The yard consists of four tracks – three on the east side of the station and one on the west side. It can accommodate up to 40 train cars at a time.

=== Proposed expansion ===
In order to allow for increased service on the Port Washington Branch, two existing tracks in the Port Washington Yard are planned to be extended. Work was originally scheduled to begin in January 2018 and be completed by December 2020. As of 2017, construction was scheduled to commence between late 2020 and early 2021, with a cost of $500,000. However, the project has been met with significant community opposition – in large part due to the proposed reduction in the number of parking spaces at the station.

In September 2022, the MTA and the Town of North Hempstead agreed that the yard expansion is necessary and thus must be built.
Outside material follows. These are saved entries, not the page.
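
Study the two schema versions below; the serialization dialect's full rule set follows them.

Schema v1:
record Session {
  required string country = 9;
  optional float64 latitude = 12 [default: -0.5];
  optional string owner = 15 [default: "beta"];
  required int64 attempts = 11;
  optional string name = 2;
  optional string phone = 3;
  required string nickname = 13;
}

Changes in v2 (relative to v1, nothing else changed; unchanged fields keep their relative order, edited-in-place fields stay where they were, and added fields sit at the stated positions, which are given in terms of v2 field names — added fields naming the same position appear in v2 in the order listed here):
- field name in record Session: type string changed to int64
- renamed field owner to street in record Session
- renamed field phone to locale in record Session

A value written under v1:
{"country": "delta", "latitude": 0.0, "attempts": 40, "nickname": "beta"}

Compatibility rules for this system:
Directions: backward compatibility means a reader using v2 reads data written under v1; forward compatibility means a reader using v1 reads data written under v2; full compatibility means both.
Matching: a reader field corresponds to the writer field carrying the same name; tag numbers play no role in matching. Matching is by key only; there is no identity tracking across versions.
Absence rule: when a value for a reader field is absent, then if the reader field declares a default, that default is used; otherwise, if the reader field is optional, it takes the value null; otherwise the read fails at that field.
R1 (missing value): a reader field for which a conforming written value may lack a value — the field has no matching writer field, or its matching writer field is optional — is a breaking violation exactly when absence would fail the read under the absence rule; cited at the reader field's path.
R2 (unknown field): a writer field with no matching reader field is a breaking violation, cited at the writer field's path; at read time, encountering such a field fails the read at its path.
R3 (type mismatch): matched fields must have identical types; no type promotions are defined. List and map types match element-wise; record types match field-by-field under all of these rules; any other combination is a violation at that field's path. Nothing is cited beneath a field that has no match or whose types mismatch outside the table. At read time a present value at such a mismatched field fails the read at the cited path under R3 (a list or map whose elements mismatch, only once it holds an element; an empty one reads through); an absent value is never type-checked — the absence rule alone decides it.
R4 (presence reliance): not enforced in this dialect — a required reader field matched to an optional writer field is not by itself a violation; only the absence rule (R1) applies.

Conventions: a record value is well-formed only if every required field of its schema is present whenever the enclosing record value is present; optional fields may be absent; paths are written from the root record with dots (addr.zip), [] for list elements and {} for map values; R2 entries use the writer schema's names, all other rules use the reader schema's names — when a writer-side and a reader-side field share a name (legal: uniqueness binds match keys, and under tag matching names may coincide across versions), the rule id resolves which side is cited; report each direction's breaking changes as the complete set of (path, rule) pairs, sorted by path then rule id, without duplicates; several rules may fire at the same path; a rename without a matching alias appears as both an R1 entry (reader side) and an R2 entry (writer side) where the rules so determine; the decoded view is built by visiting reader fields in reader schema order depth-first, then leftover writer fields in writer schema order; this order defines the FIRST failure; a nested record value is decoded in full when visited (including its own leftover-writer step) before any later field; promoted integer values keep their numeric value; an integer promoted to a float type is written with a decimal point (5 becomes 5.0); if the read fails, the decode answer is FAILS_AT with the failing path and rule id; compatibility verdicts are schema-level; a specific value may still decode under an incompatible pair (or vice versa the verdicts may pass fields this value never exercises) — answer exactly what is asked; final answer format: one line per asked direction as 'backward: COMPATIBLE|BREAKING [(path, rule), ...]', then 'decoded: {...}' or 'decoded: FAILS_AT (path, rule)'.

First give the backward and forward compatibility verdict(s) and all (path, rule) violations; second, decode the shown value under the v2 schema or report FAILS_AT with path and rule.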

On July 9, 2024, the sides agreed to a memorandum of understanding (MOU), under which the LIRR would study expanding the yard. At the North Hempstead Town Council meeting that day (at which the memorandum was unanimously approved), North Hempstead Councilwoman Mariann Dalimonte stated – in response to a question from a member of the public – that she and Town Supervisor Jennifer DeSena had expressed the concern as to whether or not there would be any service improvements from this project to the Metropolitan Transportation Authority. Dalimonte said they asked the MTA to ensure that services would be expanded if the project is completed, but the MTA said they could not guarantee it.

As of September 2024, the Long Island Rail Road was in the process of acquiring the land needed to expand the yard.